2025-03-25

sovay: (Psholtii: in a bad mood)
The only silver lining I can see about the construction that started next door at a legal hour of ear-shuddering sleep-wrecking—it began with a kind of road-grading machine that vibrated the entire house like a subwoofer—is that after it had gone on for enough hours that its processes had become merely too noisy rather than too painful to sleep through, I started to lapse in and out of very shallow bites of dream which were all set around the same apartment variously dealing with alien incursion, supernatural phenomena, obnoxious guests, which at least added an interestingly anthology-like quality to the experience of really not in any meaningful way sleeping. I still woke up in this capitalist hellscape advancing even further into totalitarian hellscape while playing clown car music, all of which is providing real interference to my ability to get almost anything done that makes me feel better about being alive in any kind of scape.

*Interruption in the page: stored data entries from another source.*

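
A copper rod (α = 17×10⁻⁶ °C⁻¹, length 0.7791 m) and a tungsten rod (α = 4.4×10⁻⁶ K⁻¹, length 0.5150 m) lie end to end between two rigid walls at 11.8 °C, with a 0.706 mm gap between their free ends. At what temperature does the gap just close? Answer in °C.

α₁L₁ = 1.32447×10⁻⁵ m/K, α₂L₂ = 2.266×10⁻⁶ m/K → total 1.55107×10⁻⁵ m/K
ΔT = g/(α₁L₁+α₂L₂) = 7.06×10⁻⁴ / 1.55107×10⁻⁵ = 45.517 K
T = 11.8 + 45.517 = 57.317 °C

T = 57.3 °C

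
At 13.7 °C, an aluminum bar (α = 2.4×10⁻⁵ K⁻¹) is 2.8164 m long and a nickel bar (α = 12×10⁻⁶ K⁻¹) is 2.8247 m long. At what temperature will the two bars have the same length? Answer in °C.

L₁(1 + α₁ΔT) = L₂(1 + α₂ΔT) ⇒ ΔT = (L₂ − L₁)/(α₁L₁ − α₂L₂)
L₂ − L₁ = 2.8247 − 2.8164 = 8.30×10⁻³ m
α₁L₁ − α₂L₂ = 2.4×10⁻⁵×2.8164 − 12×10⁻⁶×2.8247 = 3.36972×10⁻⁵ m/K
ΔT = 8.30×10⁻³ / 3.36972×10⁻⁵ = 246.311 K
T = 13.7 + 246.311 = 260.011 °C

T = 260.0 °C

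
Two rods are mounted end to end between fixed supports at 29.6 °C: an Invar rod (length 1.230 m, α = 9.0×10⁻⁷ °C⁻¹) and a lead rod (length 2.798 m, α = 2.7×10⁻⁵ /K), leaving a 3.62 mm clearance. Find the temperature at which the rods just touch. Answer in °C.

T = 76.8 °C

Gap closes when ΔL₁ + ΔL₂ = 3.62 mm = 3.62×10⁻³ m
(α₁L₁ + α₂L₂)ΔT = g
α₁L₁ + α₂L₂ = 9.0×10⁻⁷×1.230 + 2.7×10⁻⁵×2.798 = 7.6653×10⁻⁵ m/K
ΔT = 3.62×10⁻³ / 7.6653×10⁻⁵ = 47.226 K
T = 29.6 + 47.226 = 76.826 °C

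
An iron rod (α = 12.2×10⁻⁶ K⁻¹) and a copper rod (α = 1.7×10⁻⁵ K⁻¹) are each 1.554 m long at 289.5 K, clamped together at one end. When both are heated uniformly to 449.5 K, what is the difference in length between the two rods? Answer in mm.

1.19 mm

ΔT = 160.0 K
iron: ΔL = 12.2×10⁻⁶ × 1.554 m × 160.0 = 3.0334×10⁻³ m = 3.0334 mm
copper: ΔL = 1.7×10⁻⁵ × 1.554 m × 160.0 = 4.2269×10⁻³ m = 4.2269 mm
difference = 4.2269 − 3.0334 = 1.1935 mm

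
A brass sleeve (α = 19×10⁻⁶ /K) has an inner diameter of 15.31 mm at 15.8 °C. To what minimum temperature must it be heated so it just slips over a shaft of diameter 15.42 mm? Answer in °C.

T = 394 °C

Required Δd = 15.42 − 15.31 = 0.11 mm
Δd = αd₀ΔT ⇒ ΔT = Δd/(αd₀) = 0.11 / (19×10⁻⁶ × 15.31) = 378.15 K
T_min = 15.8 + 378.15 = 393.95 °C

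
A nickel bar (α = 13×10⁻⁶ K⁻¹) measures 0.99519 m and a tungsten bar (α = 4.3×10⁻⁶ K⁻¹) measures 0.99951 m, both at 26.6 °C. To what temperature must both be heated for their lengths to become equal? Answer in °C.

Equal length when α₁L₁ΔT − α₂L₂ΔT = L₂ − L₁ = 4.32×10⁻³ m
α₁L₁ = 1.293747×10⁻⁵, α₂L₂ = 4.297893×10⁻⁶ → Δ(αL) = 8.639577×10⁻⁶ m/K
ΔT = 4.32×10⁻³ / 8.639577×10⁻⁶ = 500.024 K, so T = 26.6 + 500.024 = 526.624 °C

T = 526.6 °C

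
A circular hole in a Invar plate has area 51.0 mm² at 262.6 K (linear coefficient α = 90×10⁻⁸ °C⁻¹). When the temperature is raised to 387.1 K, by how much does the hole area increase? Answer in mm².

Area coefficient ≈ 2α; |ΔT| = 124.5 K
ΔA = 2αA₀ΔT = 2(90×10⁻⁸)(51.0)(124.5) = 0.0114 mm²

ΔA = 0.0114 mm²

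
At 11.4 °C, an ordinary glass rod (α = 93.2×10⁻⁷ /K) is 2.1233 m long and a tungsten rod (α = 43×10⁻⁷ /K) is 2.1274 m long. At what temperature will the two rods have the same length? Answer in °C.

Equal length when α₁L₁ΔT − α₂L₂ΔT = L₂ − L₁ = 4.10×10⁻³ m
α₁L₁ = 1.9789156×10⁻⁵, α₂L₂ = 9.14782×10⁻⁶ → Δ(αL) = 1.0641336×10⁻⁵ m/K
ΔT = 4.10×10⁻³ / 1.0641336×10⁻⁵ = 385.290 K, so T = 11.4 + 385.290 = 396.690 °C

T = 396.7 °C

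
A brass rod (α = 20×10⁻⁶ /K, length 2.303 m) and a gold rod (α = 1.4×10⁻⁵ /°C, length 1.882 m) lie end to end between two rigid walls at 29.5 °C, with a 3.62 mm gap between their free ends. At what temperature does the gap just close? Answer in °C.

T = 79.5 °C

Gap closes when ΔL₁ + ΔL₂ = 3.62 mm = 3.62×10⁻³ m
(α₁L₁ + α₂L₂)ΔT = g
α₁L₁ + α₂L₂ = 20×10⁻⁶×2.303 + 1.4×10⁻⁵×1.882 = 7.2408×10⁻⁵ m/K
ΔT = 3.62×10⁻³ / 7.2408×10⁻⁵ = 49.994 K
T = 29.5 + 49.994 = 79.494 °C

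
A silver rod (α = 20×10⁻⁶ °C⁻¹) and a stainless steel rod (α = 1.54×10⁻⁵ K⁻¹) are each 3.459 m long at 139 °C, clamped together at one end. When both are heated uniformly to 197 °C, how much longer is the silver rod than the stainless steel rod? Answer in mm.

0.923 mm

ΔT = 58 K
silver: ΔL = 20×10⁻⁶ × 3.459 m × 58 = 4.0124×10⁻³ m = 4.0124 mm
stainless steel: ΔL = 1.54×10⁻⁵ × 3.459 m × 58 = 3.0896×10⁻³ m = 3.0896 mm
difference = 4.0124 − 3.0896 = 0.9228 mm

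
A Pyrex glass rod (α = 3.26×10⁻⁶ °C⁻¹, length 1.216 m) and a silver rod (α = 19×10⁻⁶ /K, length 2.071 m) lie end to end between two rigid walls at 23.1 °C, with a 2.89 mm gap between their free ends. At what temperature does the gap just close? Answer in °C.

T = 89.8 °C

α₁L₁ = 3.96416×10⁻⁶ m/K, α₂L₂ = 3.9349×10⁻⁵ m/K → total 4.331316×10⁻⁵ m/K
ΔT = g/(α₁L₁+α₂L₂) = 2.89×10⁻³ / 4.331316×10⁻⁵ = 66.723 K
T = 23.1 + 66.723 = 89.823 °C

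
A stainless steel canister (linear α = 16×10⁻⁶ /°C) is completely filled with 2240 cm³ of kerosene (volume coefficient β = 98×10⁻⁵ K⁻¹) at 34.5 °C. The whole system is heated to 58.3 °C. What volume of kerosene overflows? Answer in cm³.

The canister also expands: β_container ≈ 3α = 4.8×10⁻⁵ /K
Net overflow = V₀(β_liq − 3α_cont)ΔT
β − 3α = 9.80×10⁻⁴ − 4.8×10⁻⁵ = 9.32×10⁻⁴ /K; ΔT = 23.8 K
ΔV = 2240 × 9.32×10⁻⁴ × 23.8 = 49.7 cm³

49.7 cm³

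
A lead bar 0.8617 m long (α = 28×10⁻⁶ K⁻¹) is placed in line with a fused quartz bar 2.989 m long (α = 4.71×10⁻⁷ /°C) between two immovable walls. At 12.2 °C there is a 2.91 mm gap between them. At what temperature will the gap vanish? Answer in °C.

α₁L₁ = 2.41276×10⁻⁵ m/K, α₂L₂ = 1.407819×10⁻⁶ m/K → total 2.5535419×10⁻⁵ m/K
ΔT = g/(α₁L₁+α₂L₂) = 2.91×10⁻³ / 2.5535419×10⁻⁵ = 113.96 K
T = 12.2 + 113.96 = 126.16 °C

T = 126 °C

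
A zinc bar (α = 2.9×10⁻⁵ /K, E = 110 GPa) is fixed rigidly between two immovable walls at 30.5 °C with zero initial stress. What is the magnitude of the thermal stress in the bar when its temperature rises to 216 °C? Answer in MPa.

Fully constrained: the free strain ε = αΔT is blocked, so σ = Eε = EαΔT.
|ΔT| = 185.5 K
σ = 110×10⁹ × 2.9×10⁻⁵ × 185.5 = 5.92×10⁸ Pa

σ = 592 MPa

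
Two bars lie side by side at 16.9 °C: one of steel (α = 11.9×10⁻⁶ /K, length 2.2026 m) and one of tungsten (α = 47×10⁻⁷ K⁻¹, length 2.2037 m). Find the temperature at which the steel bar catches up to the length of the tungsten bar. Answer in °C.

Equal length when α₁L₁ΔT − α₂L₂ΔT = L₂ − L₁ = 1.10×10⁻³ m
α₁L₁ = 2.621094×10⁻⁵, α₂L₂ = 1.035739×10⁻⁵ → Δ(αL) = 1.585355×10⁻⁵ m/K
ΔT = 1.10×10⁻³ / 1.585355×10⁻⁵ = 69.3851 K, so T = 16.9 + 69.3851 = 86.2851 °C

T = 86.29 °C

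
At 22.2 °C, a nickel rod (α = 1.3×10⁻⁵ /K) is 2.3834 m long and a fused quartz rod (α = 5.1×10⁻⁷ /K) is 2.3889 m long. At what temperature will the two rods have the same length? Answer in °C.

Equal length when α₁L₁ΔT − α₂L₂ΔT = L₂ − L₁ = 5.50×10⁻³ m
α₁L₁ = 3.09842×10⁻⁵, α₂L₂ = 1.218339×10⁻⁶ → Δ(αL) = 2.9765861×10⁻⁵ m/K
ΔT = 5.50×10⁻³ / 2.9765861×10⁻⁵ = 184.775 K, so T = 22.2 + 184.775 = 206.975 °C

T = 207.0 °C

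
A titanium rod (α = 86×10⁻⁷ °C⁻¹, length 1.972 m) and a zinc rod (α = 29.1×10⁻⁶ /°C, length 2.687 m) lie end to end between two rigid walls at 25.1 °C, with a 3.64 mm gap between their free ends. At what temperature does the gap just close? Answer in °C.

T = 63.4 °C

Gap closes when ΔL₁ + ΔL₂ = 3.64 mm = 3.64×10⁻³ m
(α₁L₁ + α₂L₂)ΔT = g
α₁L₁ + α₂L₂ = 86×10⁻⁷×1.972 + 29.1×10⁻⁶×2.687 = 9.51509×10⁻⁵ m/K
ΔT = 3.64×10⁻³ / 9.51509×10⁻⁵ = 38.255 K
T = 25.1 + 38.255 = 63.355 °C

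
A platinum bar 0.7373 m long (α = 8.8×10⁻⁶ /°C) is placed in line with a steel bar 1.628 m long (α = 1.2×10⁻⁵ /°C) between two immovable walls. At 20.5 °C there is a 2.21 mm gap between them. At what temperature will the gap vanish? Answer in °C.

T = 105 °C

Gap closes when ΔL₁ + ΔL₂ = 2.21 mm = 2.21×10⁻³ m
(α₁L₁ + α₂L₂)ΔT = g
α₁L₁ + α₂L₂ = 8.8×10⁻⁶×0.7373 + 1.2×10⁻⁵×1.628 = 2.602424×10⁻⁵ m/K
ΔT = 2.21×10⁻³ / 2.602424×10⁻⁵ = 84.92 K
T = 20.5 + 84.92 = 105.42 °C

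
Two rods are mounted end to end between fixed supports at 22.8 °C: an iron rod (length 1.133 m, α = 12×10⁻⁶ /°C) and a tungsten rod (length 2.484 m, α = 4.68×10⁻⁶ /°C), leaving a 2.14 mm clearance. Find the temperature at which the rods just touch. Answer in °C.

α₁L₁ = 1.3596×10⁻⁵ m/K, α₂L₂ = 1.162512×10⁻⁵ m/K → total 2.522112×10⁻⁵ m/K
ΔT = g/(α₁L₁+α₂L₂) = 2.14×10⁻³ / 2.522112×10⁻⁵ = 84.85 K
T = 22.8 + 84.85 = 107.65 °C

T = 108 °C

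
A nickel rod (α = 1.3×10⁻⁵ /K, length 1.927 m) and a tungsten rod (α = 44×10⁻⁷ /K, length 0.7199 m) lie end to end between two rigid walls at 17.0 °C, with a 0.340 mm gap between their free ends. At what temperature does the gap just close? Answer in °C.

T = 29.0 °C

Gap closes when ΔL₁ + ΔL₂ = 0.340 mm = 3.40×10⁻⁴ m
(α₁L₁ + α₂L₂)ΔT = g
α₁L₁ + α₂L₂ = 1.3×10⁻⁵×1.927 + 44×10⁻⁷×0.7199 = 2.821856×10⁻⁵ m/K
ΔT = 3.40×10⁻⁴ / 2.821856×10⁻⁵ = 12.049 K
T = 17.0 + 12.049 = 29.049 °C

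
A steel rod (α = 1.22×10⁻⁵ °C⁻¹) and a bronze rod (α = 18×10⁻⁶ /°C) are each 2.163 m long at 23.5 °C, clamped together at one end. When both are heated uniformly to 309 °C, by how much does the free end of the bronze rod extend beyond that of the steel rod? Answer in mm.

3.58 mm

ΔT = 285.5 K
steel: ΔL = 1.22×10⁻⁵ × 2.163 m × 285.5 = 7.5339×10⁻³ m = 7.5339 mm
bronze: ΔL = 18×10⁻⁶ × 2.163 m × 285.5 = 1.1116×10⁻² m = 11.116 mm
difference = 11.116 − 7.5339 = 3.5821 mm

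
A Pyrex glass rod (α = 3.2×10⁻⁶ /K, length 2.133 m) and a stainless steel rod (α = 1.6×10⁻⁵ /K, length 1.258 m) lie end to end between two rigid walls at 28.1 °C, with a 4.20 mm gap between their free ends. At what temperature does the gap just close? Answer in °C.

T = 184 °C

Gap closes when ΔL₁ + ΔL₂ = 4.20 mm = 4.20×10⁻³ m
(α₁L₁ + α₂L₂)ΔT = g
α₁L₁ + α₂L₂ = 3.2×10⁻⁶×2.133 + 1.6×10⁻⁵×1.258 = 2.69536×10⁻⁵ m/K
ΔT = 4.20×10⁻³ / 2.69536×10⁻⁵ = 155.82 K
T = 28.1 + 155.82 = 183.92 °C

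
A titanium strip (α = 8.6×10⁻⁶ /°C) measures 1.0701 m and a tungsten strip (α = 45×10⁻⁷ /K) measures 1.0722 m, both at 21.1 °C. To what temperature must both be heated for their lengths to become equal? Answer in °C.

L₁(1 + α₁ΔT) = L₂(1 + α₂ΔT) ⇒ ΔT = (L₂ − L₁)/(α₁L₁ − α₂L₂)
L₂ − L₁ = 1.0722 − 1.0701 = 2.10×10⁻³ m
α₁L₁ − α₂L₂ = 8.6×10⁻⁶×1.0701 − 45×10⁻⁷×1.0722 = 4.37796×10⁻⁶ m/K
ΔT = 2.10×10⁻³ / 4.37796×10⁻⁶ = 479.675 K
T = 21.1 + 479.675 = 500.775 °C

T = 500.8 °C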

Shoving through the crowd-packed night-streets of a Boston that can't have evolved from the demolition of Scollay Square in order to get home before a sort of extraterrestrial zeppelin tracked breathlessly like the Ever Given reached the planet's north magnetic pole must have been escapism, whatever it felt like at the time.
sovay: (Lord Peter Wimsey: passion)
All of the aforementioned being true, I had a delight of an evening with [personal profile] rushthatspeaks, spent centrally at the Malden Public Library whose eclectically deep bench of collections can be suggested by the two novels by Banana Yoshimoto he hadn't known had been translated into English and the children's novel by Elizabeth Goudge I hadn't known existed. We left with armfuls of literature—the Strugatskys and Charlotte Armstrong, Andre Norton and Janelle Monáe, Georgette Heyer and Jon Evans—and had roast beef sandwiches for dinner in the parking lot of Bill & Bob's in Woburn and ice cream for dessert from Honeycomb Creamery on Mass. Ave., which gave me decision but not brain freeze finally resolved by putting the honey lavender on top of the salted caramel crackle. I switched on WHRB as soon as I had dropped my husband home and got Belgian and then Hungarian rock from 1966–67. The moral of this story is that libraries are incredibly important and our next plan is to watch more David Lynch.